Repéré dans e-marketing.fr et confirmé par le communiqué de la marque, le retour à Paris du Personality Lab by Extrême ouvre demain ses portes dans le Marais. La marque française de cônes glacés, produite en France et commercialisée par Froneri, replante un pop-up immersif qu'elle avait éprouvé en 2025 et qui assume une promesse simple : ce n'est pas vous qui choisissez le parfum, c'est le parfum qui vous choisit. Le visiteur traverse trois zones chromatiques (rose, bleu, jaune), teste ses sens, et finit au bar central avec un cône calibré sur le profil que le dispositif lui aura dessiné. Une mécanique BarnumBarbie assumée, pensée pour les feeds Instagram et pour les TikTok food, sans déguiser sa nature commerciale.

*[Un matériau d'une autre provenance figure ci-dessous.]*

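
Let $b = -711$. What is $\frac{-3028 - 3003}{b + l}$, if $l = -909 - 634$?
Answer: $\frac{6031}{2254} \approx 2.6757$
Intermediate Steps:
$l = -1543$
$\frac{-3028 - 3003}{b + l} = \frac{-3028 - 3003}{-711 - 1543} = - \frac{6031}{-2254} = \left(-6031\right) \left(- \frac{1}{2254}\right) = \frac{6031}{2254}$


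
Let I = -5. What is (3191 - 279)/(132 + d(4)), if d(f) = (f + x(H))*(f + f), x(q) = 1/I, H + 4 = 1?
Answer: 520/29 ≈ 17.931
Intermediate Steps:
H = -3 (H = -4 + 1 = -3)
x(q) = -⅕ (x(q) = 1/(-5) = -⅕)
d(f) = 2*f*(-⅕ + f) (d(f) = (f - ⅕)*(f + f) = (-⅕ + f)*(2*f) = 2*f*(-⅕ + f))
(3191 - 279)/(132 + d(4)) = (3191 - 279)/(132 + (⅖)*4*(-1 + 5*4)) = 2912/(132 + (⅖)*4*(-1 + 20)) = 2912/(132 + (⅖)*4*19) = 2912/(132 + 152/5) = 2912/(812/5) = 2912*(5/812) = 520/29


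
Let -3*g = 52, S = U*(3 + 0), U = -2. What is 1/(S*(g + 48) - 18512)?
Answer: -1/18696 ≈ -5.3487e-5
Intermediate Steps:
S = -6 (S = -2*(3 + 0) = -2*3 = -6)
g = -52/3 (g = -⅓*52 = -52/3 ≈ -17.333)
1/(S*(g + 48) - 18512) = 1/(-6*(-52/3 + 48) - 18512) = 1/(-6*92/3 - 18512) = 1/(-184 - 18512) = 1/(-18696) = -1/18696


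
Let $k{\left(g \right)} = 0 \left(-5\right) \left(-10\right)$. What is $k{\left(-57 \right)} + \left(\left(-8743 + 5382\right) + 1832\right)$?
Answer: $-1529$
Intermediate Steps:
$k{\left(g \right)} = 0$ ($k{\left(g \right)} = 0 \left(-10\right) = 0$)
$k{\left(-57 \right)} + \left(\left(-8743 + 5382\right) + 1832\right) = 0 + \left(\left(-8743 + 5382\right) + 1832\right) = 0 + \left(-3361 + 1832\right) = 0 - 1529 = -1529$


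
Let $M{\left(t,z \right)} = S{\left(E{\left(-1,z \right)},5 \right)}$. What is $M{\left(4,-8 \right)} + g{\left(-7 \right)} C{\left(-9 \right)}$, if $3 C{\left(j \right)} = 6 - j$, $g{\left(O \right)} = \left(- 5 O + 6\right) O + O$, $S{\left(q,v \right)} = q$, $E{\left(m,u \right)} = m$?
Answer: $-1471$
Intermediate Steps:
$g{\left(O \right)} = O + O \left(6 - 5 O\right)$ ($g{\left(O \right)} = \left(6 - 5 O\right) O + O = O \left(6 - 5 O\right) + O = O + O \left(6 - 5 O\right)$)
$M{\left(t,z \right)} = -1$
$C{\left(j \right)} = 2 - \frac{j}{3}$ ($C{\left(j \right)} = \frac{6 - j}{3} = 2 - \frac{j}{3}$)
$M{\left(4,-8 \right)} + g{\left(-7 \right)} C{\left(-9 \right)} = -1 + - 7 \left(7 - -35\right) \left(2 - -3\right) = -1 + - 7 \left(7 + 35\right) \left(2 + 3\right) = -1 + \left(-7\right) 42 \cdot 5 = -1 - 1470 = -1471$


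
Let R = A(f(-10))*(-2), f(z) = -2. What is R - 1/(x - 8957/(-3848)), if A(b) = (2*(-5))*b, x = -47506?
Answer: -562443184/14061087 ≈ -40.000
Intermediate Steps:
A(b) = -10*b
R = -40 (R = -10*(-2)*(-2) = 20*(-2) = -40)
R - 1/(x - 8957/(-3848)) = -40 - 1/(-47506 - 8957/(-3848)) = -40 - 1/(-47506 - 8957*(-1/3848)) = -40 - 1/(-47506 + 689/296) = -40 - 1/(-14061087/296) = -40 - 1*(-296/14061087) = -40 + 296/14061087 = -562443184/14061087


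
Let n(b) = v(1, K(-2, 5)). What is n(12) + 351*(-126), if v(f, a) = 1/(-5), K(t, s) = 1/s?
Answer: -221131/5 ≈ -44226.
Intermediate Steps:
v(f, a) = -⅕
n(b) = -⅕
n(12) + 351*(-126) = -⅕ + 351*(-126) = -⅕ - 44226 = -221131/5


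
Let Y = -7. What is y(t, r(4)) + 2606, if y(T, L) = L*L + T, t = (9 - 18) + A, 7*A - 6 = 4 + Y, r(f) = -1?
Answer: 18189/7 ≈ 2598.4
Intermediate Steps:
A = 3/7 (A = 6/7 + (4 - 7)/7 = 6/7 + (1/7)*(-3) = 6/7 - 3/7 = 3/7 ≈ 0.42857)
t = -60/7 (t = (9 - 18) + 3/7 = -9 + 3/7 = -60/7 ≈ -8.5714)
y(T, L) = T + L**2 (y(T, L) = L**2 + T = T + L**2)
y(t, r(4)) + 2606 = (-60/7 + (-1)**2) + 2606 = (-60/7 + 1) + 2606 = -53/7 + 2606 = 18189/7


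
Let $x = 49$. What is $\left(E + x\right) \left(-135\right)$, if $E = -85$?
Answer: $4860$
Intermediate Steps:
$\left(E + x\right) \left(-135\right) = \left(-85 + 49\right) \left(-135\right) = \left(-36\right) \left(-135\right) = 4860$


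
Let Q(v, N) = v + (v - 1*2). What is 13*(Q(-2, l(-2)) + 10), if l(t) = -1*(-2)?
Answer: 52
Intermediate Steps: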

Le retail experience au service d'une marque de grande conso

Extrême n'est pas une marque émergente. Elle pèse 35 ans d'expertise technique, est présente dans un foyer français sur trois selon les chiffres communiqués, et dépasse aujourd'hui les 30 références distinctes en linéaire. Mais comme tout acteur de la grande distribution alimentaire, elle se bat dans un environnement saturé où la différenciation par le produit seul ne suffit plus. La marque choisit donc le terrain du brand activation expérientiel plutôt que le spot TV classique. Pour 2026, l'enjeu n'est plus de prouver que ses cônes existent, c'est de leur donner un récit que les consommateurs auront envie de partager. Le Personality Lab répond exactement à cet objectif : il transforme une dégustation banale en moment social, photographiable et rapportable.

Trois couleurs, un récit, zéro friction

Le dispositif est mécaniquement très simple, et c'est sa force. Les trois zones (rose, bleu, jaune) ne sont pas seulement des décors photogéniques, elles servent une promesse : chaque couleur encode un univers gustatif (fruité, frais, gourmand). Le passage par les trois zones génère un score qui oriente le visiteur vers une référence du catalogue. Ce n'est pas de la magie, c'est un funnel d'engagement déguisé en expérience. La grande force de l'idée tient dans le fait qu'elle ne fait jamais sentir au visiteur qu'on lui vend quelque chose. Il sort avec un cône, oui, mais surtout avec un résultat de test, une story, un souvenir. La marque a réussi à transformer une distribution gratuite en occasion mémorable.

« La psychologie rencontre la gourmandise dans un laboratoire à ciel ouvert. », communiqué de marque Extrême, mai 2026, cité dans e-marketing.fr.

Une vitrine pour les innovations Blueberry Cheesecake et Peanuts & Caramel

En arrière-plan, le pop-up sert aussi de showroom pour les nouveautés 2026 : Blueberry Cheesecake, Peanuts & Caramel, plus des options pâtissières comme le Lemon Cheesecake et une ligne de sorbets fruits rouges. Le mécanisme est classique en mode pop-up : on profite du flux de visiteurs venus pour l'expérience pour leur faire goûter ce qui sera dans les rayons cet été. À la sortie, on sait quel parfum la marque veut nous voir acheter. L'efficacité du dispositif tient à cette honnêteté implicite : la fonction commerciale est claire, mais elle est compensée par la qualité de l'expérience offerte.

Pourquoi cette mécanique mérite l'attention des marques régionales

Le format est duplicable, ce qui est précieux pour des marques au budget plus modeste. Un test de personnalité chromatique avec trois zones, un compteur, une révélation finale et un produit en cadeau : c'est exactement le genre de dispositif qu'une marque artisanale, une coopérative, une AOC pourrait monter sur un week-end de marché de producteurs ou dans un festival local. L'idée n'est pas chère, elle est juste bien architecturée. À Toulouse, où les marques régionales sont nombreuses (Comtesse du Barry, Mathéo, Sébastien Bras & Co), un Personality Lab adapté aux fromages, aux vins du Tarn ou aux pâtisseries occitanes ferait probablement parler bien au-delà du Sud-Ouest. La méthode Extrême a quelque chose d'exportable au tissu PME.

Un format qui assume sa fonction commerciale sans la cacher

À l'inverse d'opérations événementielles qui se draperaient dans un récit faussement engagé, Extrême assume son intention : vendre des cônes glacés en faisant plaisir. Cette transparence est probablement la raison pour laquelle le pop-up fonctionne. On sait pourquoi on est là, la marque sait pourquoi elle est là, et tout le monde s'amuse dans le contrat. C'est une leçon utile à l'heure où le marketing greenwashing et les plateformes de marque alambiquées encombrent les agendas annonceurs. L'authenticité ne réside pas dans la cause, elle réside dans le respect du contrat passé avec le consommateur. Ici, le contrat est clair : un test, une glace, des photos, un sourire. On signe.